De plus, il faudrait recourir, comme en 2009 et même plus, à des destructions massives sans pouvoir éviter de toucher des centaines de victimes collatérales, dont les images, exploitées par les media hostiles auraient vite fait de retourner l’opinion mondiale contre Jérusalem, et de la ré-isoler, alors qu’est en train de se former une alliance de facto avec les pays arabes environnants et que les Etats civilisés lui reconnaissent le droit de défendre ses citoyens.
De l’avis de Jean Tsadik, qui en connaît un rayon en la matière, il faudrait un an et demi à deux ans et des moyens extrêmement considérables pour mettre Gaza au pas et assurer – à la fin de cette période uniquement – que les agglomérations israéliennes cessent d’être prises pour cibles par les terroristes de la bande côtière.
En fin de compte Israël, qui n’a strictement aucun intérêt à occuper durablement Gaza, n’aurait de solution que d’en remettre les clés à Mahmoud Abbas, comme le préconise Sami El Soudi depuis plusieurs années dans ces colonnes.
Or sur la base de la "proposition égyptienne", il est théoriquement possible d’obtenir le même résultat sans devoir procéder à la réoccupation totale de la Bande. Il suffit, en principe, de continuer le pilonnage systématique des points d’appuis du Hamas, en lançant, si cela est nécessaire, des opérations au sol extrêmement limitées, destinées à anéantir ce qu’il n’est pas loisible de détruire depuis les airs.

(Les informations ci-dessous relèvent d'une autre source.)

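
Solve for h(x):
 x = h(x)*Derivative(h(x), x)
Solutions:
 h(x) = -sqrt(C1 + x^2)
 h(x) = sqrt(C1 + x^2)


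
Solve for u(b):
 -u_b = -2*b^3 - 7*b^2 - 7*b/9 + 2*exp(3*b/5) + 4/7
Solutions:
 u(b) = C1 + b^4/2 + 7*b^3/3 + 7*b^2/18 - 4*b/7 - 10*exp(3*b/5)/3


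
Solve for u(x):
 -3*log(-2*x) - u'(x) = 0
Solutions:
 u(x) = C1 - 3*x*log(-x) + 3*x*(1 - log(2))


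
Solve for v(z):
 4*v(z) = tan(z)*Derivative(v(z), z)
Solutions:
 v(z) = C1*sin(z)^4


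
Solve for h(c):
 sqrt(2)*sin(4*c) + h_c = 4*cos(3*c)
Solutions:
 h(c) = C1 + 4*sin(3*c)/3 + sqrt(2)*cos(4*c)/4


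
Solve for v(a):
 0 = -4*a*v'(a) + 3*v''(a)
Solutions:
 v(a) = C1 + C2*erfi(sqrt(6)*a/3)


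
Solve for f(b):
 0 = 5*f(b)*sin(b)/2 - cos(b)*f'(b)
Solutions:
 f(b) = C1/cos(b)^(5/2)


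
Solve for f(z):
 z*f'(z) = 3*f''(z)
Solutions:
 f(z) = C1 + C2*erfi(sqrt(6)*z/6)


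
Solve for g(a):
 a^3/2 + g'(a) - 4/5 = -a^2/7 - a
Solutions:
 g(a) = C1 - a^4/8 - a^3/21 - a^2/2 + 4*a/5


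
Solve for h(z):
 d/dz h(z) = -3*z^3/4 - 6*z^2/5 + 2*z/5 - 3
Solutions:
 h(z) = C1 - 3*z^4/16 - 2*z^3/5 + z^2/5 - 3*z


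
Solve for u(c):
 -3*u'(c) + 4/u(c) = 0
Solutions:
 u(c) = -sqrt(C1 + 24*c)/3
 u(c) = sqrt(C1 + 24*c)/3


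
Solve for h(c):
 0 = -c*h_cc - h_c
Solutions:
 h(c) = C1 + C2*log(c)


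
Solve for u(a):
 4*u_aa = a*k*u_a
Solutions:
 u(a) = Piecewise((-sqrt(2)*sqrt(pi)*C1*erf(sqrt(2)*a*sqrt(-k)/4)/sqrt(-k) - C2, (k > 0) | (k < 0)), (-C1*a - C2, True))


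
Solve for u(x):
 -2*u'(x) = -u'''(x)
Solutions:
 u(x) = C1 + C2*exp(-sqrt(2)*x) + C3*exp(sqrt(2)*x)


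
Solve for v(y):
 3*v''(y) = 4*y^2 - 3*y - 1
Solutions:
 v(y) = C1 + C2*y + y^4/9 - y^3/6 - y^2/6


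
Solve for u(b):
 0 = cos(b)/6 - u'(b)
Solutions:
 u(b) = C1 + sin(b)/6


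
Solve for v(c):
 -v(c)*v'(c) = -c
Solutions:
 v(c) = -sqrt(C1 + c^2)
 v(c) = sqrt(C1 + c^2)


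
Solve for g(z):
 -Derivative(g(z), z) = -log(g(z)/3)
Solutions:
 Integral(1/(-log(_y) + log(3)), (_y, g(z))) = C1 - z


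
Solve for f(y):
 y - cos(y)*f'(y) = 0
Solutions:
 f(y) = C1 + Integral(y/cos(y), y)


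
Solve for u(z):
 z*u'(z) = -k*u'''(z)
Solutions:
 u(z) = C1 + Integral(C2*airyai(z*(-1/k)^(1/3)) + C3*airybi(z*(-1/k)^(1/3)), z)


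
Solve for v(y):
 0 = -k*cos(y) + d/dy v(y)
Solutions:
 v(y) = C1 + k*sin(y)


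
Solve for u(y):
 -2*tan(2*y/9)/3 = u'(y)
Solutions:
 u(y) = C1 + 3*log(cos(2*y/9))


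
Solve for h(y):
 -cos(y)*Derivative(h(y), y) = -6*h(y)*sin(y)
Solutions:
 h(y) = C1/cos(y)^6


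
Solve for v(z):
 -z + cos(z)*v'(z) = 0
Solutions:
 v(z) = C1 + Integral(z/cos(z), z)


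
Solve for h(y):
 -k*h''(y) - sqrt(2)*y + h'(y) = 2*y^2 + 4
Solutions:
 h(y) = C1 + C2*exp(y/k) + 4*k^2*y + 2*k*y^2 + sqrt(2)*k*y + 2*y^3/3 + sqrt(2)*y^2/2 + 4*y


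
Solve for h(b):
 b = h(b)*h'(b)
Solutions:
 h(b) = -sqrt(C1 + b^2)
 h(b) = sqrt(C1 + b^2)


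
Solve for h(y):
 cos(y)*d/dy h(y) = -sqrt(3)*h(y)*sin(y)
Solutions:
 h(y) = C1*cos(y)^(sqrt(3))


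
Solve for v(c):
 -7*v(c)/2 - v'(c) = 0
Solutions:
 v(c) = C1*exp(-7*c/2)


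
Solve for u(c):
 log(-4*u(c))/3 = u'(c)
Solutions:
 -3*Integral(1/(log(-_y) + 2*log(2)), (_y, u(c))) = C1 - c


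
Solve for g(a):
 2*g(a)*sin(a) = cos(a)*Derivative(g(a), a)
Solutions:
 g(a) = C1/cos(a)^2


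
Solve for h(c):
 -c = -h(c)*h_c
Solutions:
 h(c) = -sqrt(C1 + c^2)
 h(c) = sqrt(C1 + c^2)


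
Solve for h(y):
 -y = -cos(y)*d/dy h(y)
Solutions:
 h(y) = C1 + Integral(y/cos(y), y)


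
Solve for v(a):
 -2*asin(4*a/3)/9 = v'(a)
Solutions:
 v(a) = C1 - 2*a*asin(4*a/3)/9 - sqrt(9 - 16*a^2)/18


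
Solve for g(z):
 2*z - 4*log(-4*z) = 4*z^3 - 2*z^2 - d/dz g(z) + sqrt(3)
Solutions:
 g(z) = C1 + z^4 - 2*z^3/3 - z^2 + 4*z*log(-z) + z*(-4 + sqrt(3) + 8*log(2))


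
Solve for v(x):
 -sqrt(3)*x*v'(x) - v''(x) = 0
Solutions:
 v(x) = C1 + C2*erf(sqrt(2)*3^(1/4)*x/2)


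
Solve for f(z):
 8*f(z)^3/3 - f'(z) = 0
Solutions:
 f(z) = -sqrt(6)*sqrt(-1/(C1 + 8*z))/2
 f(z) = sqrt(6)*sqrt(-1/(C1 + 8*z))/2


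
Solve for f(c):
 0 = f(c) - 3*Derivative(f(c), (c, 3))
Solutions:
 f(c) = C3*exp(3^(2/3)*c/3) + (C1*sin(3^(1/6)*c/2) + C2*cos(3^(1/6)*c/2))*exp(-3^(2/3)*c/6)


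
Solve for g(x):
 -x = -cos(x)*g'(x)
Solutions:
 g(x) = C1 + Integral(x/cos(x), x)


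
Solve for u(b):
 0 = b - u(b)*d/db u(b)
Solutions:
 u(b) = -sqrt(C1 + b^2)
 u(b) = sqrt(C1 + b^2)


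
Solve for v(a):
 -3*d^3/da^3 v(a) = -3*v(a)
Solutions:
 v(a) = C3*exp(a) + (C1*sin(sqrt(3)*a/2) + C2*cos(sqrt(3)*a/2))*exp(-a/2)


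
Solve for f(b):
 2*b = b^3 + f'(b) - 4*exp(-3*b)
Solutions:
 f(b) = C1 - b^4/4 + b^2 - 4*exp(-3*b)/3


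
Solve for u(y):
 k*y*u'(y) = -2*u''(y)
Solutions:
 u(y) = Piecewise((-sqrt(pi)*C1*erf(sqrt(k)*y/2)/sqrt(k) - C2, (k > 0) | (k < 0)), (-C1*y - C2, True))


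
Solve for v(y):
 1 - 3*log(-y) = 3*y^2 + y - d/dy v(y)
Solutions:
 v(y) = C1 + y^3 + y^2/2 + 3*y*log(-y) - 4*y


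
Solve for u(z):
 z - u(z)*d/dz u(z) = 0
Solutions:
 u(z) = -sqrt(C1 + z^2)
 u(z) = sqrt(C1 + z^2)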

Et nous nous trouvons actuellement, grâce au Dôme de Fer, dans la dynamique d’un combat de boxe, dans lequel l’un des combattants donne des coups sans en recevoir, tandis que l’autre en prend plein la tête, sans être capable de toucher son adversaire. Un moment donné, celui qui subit va s’écrouler, il suffit de continuer de le frapper. Lorsqu’il sera à bout, il jettera l’éponge ; dans le cas du Hamas, cela signifie qu’il n’aura plus d’autre solution que celle d’accepter la "proposition égyptienne", et de transférer graduellement les clés du pouvoir à Abou Mazen, en commençant par le contrôle des postes frontières par ses policiers.
Cela peut prendre une semaine ou même le double, ce n’est pas fondamental, car, d’un strict point de vue tactique, la guerre d’usure qui se déroule depuis neuf jours, grâce au Dôme de Fer, bénéficie à Israël.
Dans le cadre actuel de la confrontation, Hanya manque d’images de civils déchiquetés pour les présenter aux caméras, au point qu’il doit en emprunter aux archives des autres guerres. 215 morts à Gaza, dont 140 miliciens, les media français mentent aussi sur ce point, contre 190 000 en Syrie ; il faut être un fieffé antisémite pour ne pas constater la différence et nous accuser d’inhumanité. J’ai même entendu hier un intellectuel arabe sur Aljazzera affirmer que "les soldats syriens ont tout à apprendre de Tsahal quant au comportement à avoir dans une guerre".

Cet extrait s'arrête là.